Les trois préparateurs en pharmacie ont été reconnus coupables du vol de plusieurs milliers de médicaments sur leur lieu de travail. — C. Allain / 20 Minutes

L’affaire a été examinée le 1er juin devant le tribunal correctionnel de Vannes. Trois préparateurs en pharmacie du centre hospitalier étaient jugés pour le vol de plusieurs milliers de médicaments, rapporte Le Télégramme. Les agents, deux femmes et un homme âgés d’une quarantaine d’années, étaient accusés d’avoir dérobé 12.000 cachets et 5.900 gélules de psychotropes et d’antidouleurs sur leur lieu de travail.

Ils distribuaient ensuite les médicaments à des collègues ou à des proches ou s’en servaient pour leurs besoins personnels. Le pot aux roses avait été découvert par un pharmacien qui s’était étonné de variations anormales dans le stock de certains médicaments. Un inventaire quotidien avait alors été mis en place et une enquête interne diligentée au sein du service.
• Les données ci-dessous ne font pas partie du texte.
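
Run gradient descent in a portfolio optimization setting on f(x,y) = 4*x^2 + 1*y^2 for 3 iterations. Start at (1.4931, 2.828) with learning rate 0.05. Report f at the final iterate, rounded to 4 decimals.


Gradient descent on f(x,y) = 4*x^2 + 1*y^2.
Starting point: (1.4931, 2.828), alpha = 0.05
Step 1: grad_x = 2*4*1.4931 = 11.9448, grad_y = 2*1*2.828 = 5.656
  x_1 = 1.4931 - 0.05*11.9448 = 0.8959
  y_1 = 2.828 - 0.05*5.656 = 2.5452
Step 2: grad_x = 2*4*0.8959 = 7.1669, grad_y = 2*1*2.5452 = 5.0904
  x_2 = 0.8959 - 0.05*7.1669 = 0.5375
  y_2 = 2.5452 - 0.05*5.0904 = 2.2907
Step 3: grad_x = 2*4*0.5375 = 4.3001, grad_y = 2*1*2.2907 = 4.5814
  x_3 = 0.5375 - 0.05*4.3001 = 0.3225
  y_3 = 2.2907 - 0.05*4.5814 = 2.0616
f(0.3225, 2.0616) = 4*0.3225^2 + 1*2.0616^2 = 4.6663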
Une pratique courante selon eux

Les enquêteurs avaient réussi à identifier les trois suspects après avoir découvert qu’une commande de médicaments destinés à l’hôpital d’Auray avait été sortie des stocks alors que l’établissement n’avait rien commandé. Lors de l’audience, les trois préparateurs en pharmacie ont reconnu les faits, avouant que la pratique était courante au sein du service.

Ce mercredi, le tribunal correctionnel a condamné la principale accusée à neuf mois de prison avec sursis, précise le quotidien. Sa collègue écope quant à elle de trois mois de prison avec sursis. Elles ont toutes deux interdiction d’exercer leur profession dans le milieu hospitalier pendant respectivement cinq et deux ans. Le troisième agent, qui exerce toujours à l’hôpital mais dans un autre service, s’en sort avec une amende de 300 euros avec sursis.